At the close of a sermon in a church in the Highlands of Scotland the preacher, who was supplying the pulpit for a few Sundays, was asked to call upon a shepherd boy who was very sick. Arm in arm with one of the elders of the church the minister crossed the moor, climbed the hillside, and came to the cottage where the boy and his widowed mother lived. After knocking at the door the visitors were admitted by the mother. Her face showed the marks of long vigil. The boy was her only child. The minister and elder went into the room where the sick boy lay on his cot. The minister, looking upon the pale, haggard face of the sick shepherd boy, asked him tenderly, “Laddie, do you know the Twenty-third Psalm?”
Every Scotch boy knows the Twenty-third Psalm, and so the little fellow replied, “Yes, sir, I ken (know) the Psalm well.”
“Will you repeat it to me?” said the minister to the boy.
Slowly and tenderly the lad quoted the words, “The Lord is my shepherd, I shall not want,” unto the end of the Psalm.

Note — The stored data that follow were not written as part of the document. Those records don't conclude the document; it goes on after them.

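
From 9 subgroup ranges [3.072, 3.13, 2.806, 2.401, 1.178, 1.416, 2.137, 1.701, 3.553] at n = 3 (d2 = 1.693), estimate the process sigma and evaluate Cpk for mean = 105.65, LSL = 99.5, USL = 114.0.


R_bar = (3.072 + 3.13 + 2.806 + 2.401 + 1.178 + 1.416 + 2.137 + 1.701 + 3.553) / 9 = 2.3771111
sigma = R_bar / d2 = 2.3771111 / 1.693 = 1.4040822
Cp = (USL - LSL)/(6*sigma) = (114.0 - 99.5)/(6*1.4040822) = 1.7212
Cpu = (114.0 - 105.65)/(3*1.4040822) = 1.9823
Cpl = (105.65 - 99.5)/(3*1.4040822) = 1.4600
Cpk = min(Cpu, Cpl) = 1.4600

1.4600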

“Do you see,” said the minister to the boy, “that in the first clause of the first verse there is just one word for each finger. Hold up your hand, laddie; take the second finger of your right hand, put it on the fourth finger of your left, hold it over your heart and say with me, ‘The Lord is my Shepherd.'”
The fourth finger of the left hand! Why that finger? Every woman knows. It is the ring finger. Who placed that ring on your finger? My friend, my lover, my husband; the man who is more to me and different to me than any other and all other men in this world; the man without whom life would not be worth living; my friend, my lover, my husband.
The following Sunday the elder and the minister again crossed the moor and came to the cottage on the hillside. As the mother opened the door to admit them they saw by the expression on her face that a deeper sorrow had fallen on her heart since they last saw her. She took them, silently and solemnly, into a little room, and there, covered with a snow-white sheet, lay the lifeless form of the shepherd laddie, her only child. As the minister took the white sheet and passed it from forehead to chin, from chin to breast, and from breast to waist, he saw, frozen stiff in death, the second finger of the right hand on the fourth of the left hand, which was fastened in death over his heart. The mother exclaimed amid her tears, “He died saying, ‘The Lord is my Shepherd.'”
What a world of difference that little word my makes, does it not? As a pastor I have often stood by the open grave that was to receive the body of someone’s beloved daughter, the light and joy of some heart. I sought to be deeply sympathetic with those who were suffering bereavement. I tried to mourn with those who mourned, and weep with those who wept, and I think I did, so far as it is possible for a friend to sympathize. But one day I stood by an open grave when my daughter, my child, my own darling girl, my Dorothy, was placed beneath the sod. Ah! then I knew what grief was. Ah, what a world of difference that little word my makes!
It will not profit you much, my friend, to be able to say, “The Lord is a Shepherd”; you must be more personal; you must say, “The Lord is my Shepherd.”
A Shepherd both mighty to save and to keep—
Yes, this is the Shepherd, the Shepherd we need,
And He is a Shepherd indeed!
Is this Shepherd, who loves you, yours?